On a different note, CORBA Med from Healthcare Domain Task Force (HDTF) of the Object Management Group (OMG) defines a set of object-level standards (by defining standard interfaces). While distributed objects form an effective means to achieve interoperability, this does not fully address the problem of developing an enterprise level health care application conforming to the global standards. CORBA Med defines a standard for component-based architecture but fails to provide a ready-to-use platform and also makes the task of writing CORBA Med compliant components, quite tedious. Another neutral platform framework for building health care information systems is the Riche frame work from Group Riche overlaid on top by the DHE (Distributed Health-care Environment). The Riche framework and DHE are too general and provide set of tightly coupled components, rendering the framework highly domain-centric.
A unique observation of the health care information systems across the globe is the diversity found in the workflow of health care institutions compared to other domains like BFSI (Banking, Finance, Security and Insurance). Existing applications need approximately ten times more work than the original efforts expended for tailoring it to meet the needs of global clients. A simple example depicting this scenario is the introduction of a mandatory Financial Clearance before admitting a patient or ordering of patient-services. Only a workflow oriented, rule-based middleware that is configurable at the higher level [i.e. Application layer] can address these issues.

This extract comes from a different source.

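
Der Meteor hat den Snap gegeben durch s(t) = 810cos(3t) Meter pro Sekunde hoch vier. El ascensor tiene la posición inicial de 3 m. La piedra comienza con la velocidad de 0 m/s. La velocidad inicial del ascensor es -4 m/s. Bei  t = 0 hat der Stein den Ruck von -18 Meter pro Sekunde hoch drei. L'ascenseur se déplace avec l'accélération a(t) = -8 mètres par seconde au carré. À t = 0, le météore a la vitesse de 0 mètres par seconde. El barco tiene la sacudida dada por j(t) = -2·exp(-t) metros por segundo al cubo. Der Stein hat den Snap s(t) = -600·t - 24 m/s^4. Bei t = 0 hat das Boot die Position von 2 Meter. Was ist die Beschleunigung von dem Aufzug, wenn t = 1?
Aus der Gleichung für die Beschleunigung a(t) = -8, setzen wir t = 1 ein und erhalten a = -8.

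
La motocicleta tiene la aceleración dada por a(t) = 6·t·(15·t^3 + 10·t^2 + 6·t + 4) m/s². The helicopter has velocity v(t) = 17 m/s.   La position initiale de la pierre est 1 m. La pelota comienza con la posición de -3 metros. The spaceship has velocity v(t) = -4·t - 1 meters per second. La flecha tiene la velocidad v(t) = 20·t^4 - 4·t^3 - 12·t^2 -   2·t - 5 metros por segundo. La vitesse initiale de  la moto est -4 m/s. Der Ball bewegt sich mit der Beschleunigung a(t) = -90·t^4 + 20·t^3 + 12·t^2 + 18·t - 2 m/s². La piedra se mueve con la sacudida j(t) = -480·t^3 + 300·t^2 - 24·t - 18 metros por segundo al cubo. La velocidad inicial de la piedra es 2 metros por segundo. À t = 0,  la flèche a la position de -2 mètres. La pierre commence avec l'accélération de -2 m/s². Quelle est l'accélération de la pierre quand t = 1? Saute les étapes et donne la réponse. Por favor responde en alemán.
Bei t = 1, a = -52.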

Compared to the pace with which new technologies are being introduced minimal efforts are being devoted to link and use these technologies in the health care arena. This phenomena can be illustrated by use of the wireless technology in hospital information systems. Although the innovative wireless industry is booming with newer applications for the health care industry, very little standards are defined. The options available are often not viable in terms of their cost effectiveness and incompatibility to interface with existing frameworks. Similar is the case with Telemedicine that has immense potential but seen minimal field deployment due to lack of open standards and supporting frameworks. Vendors should be able to design applications for health care industry based on an open, extensible framework similar to the development of applications for the Windows or Linux. OS platforms.
A major drawback of the current HIS scenario is the use of individual ERP packages for many of the indispensable components of health care information systems like the inventory, payroll and human resources management. A tiered approach with a domain-neutral lower tier and domain-specific upper tier, together supporting applications at the highest tier can be a solution to the problem. For example, all the modules of the higher tier can use the services of a rule based flow control system defined in the lower tier.
What is clearly needed is a methodology/framework to build healthcare software applications that are well-integrated with each other, that provides accurate and dependable updated health care information in real-time, while being resilient to changes in business and legal requirements, adaptable and extensible with organizational needs, and provides disaster recovery. Also needed, is a system to make this possible with relative ease.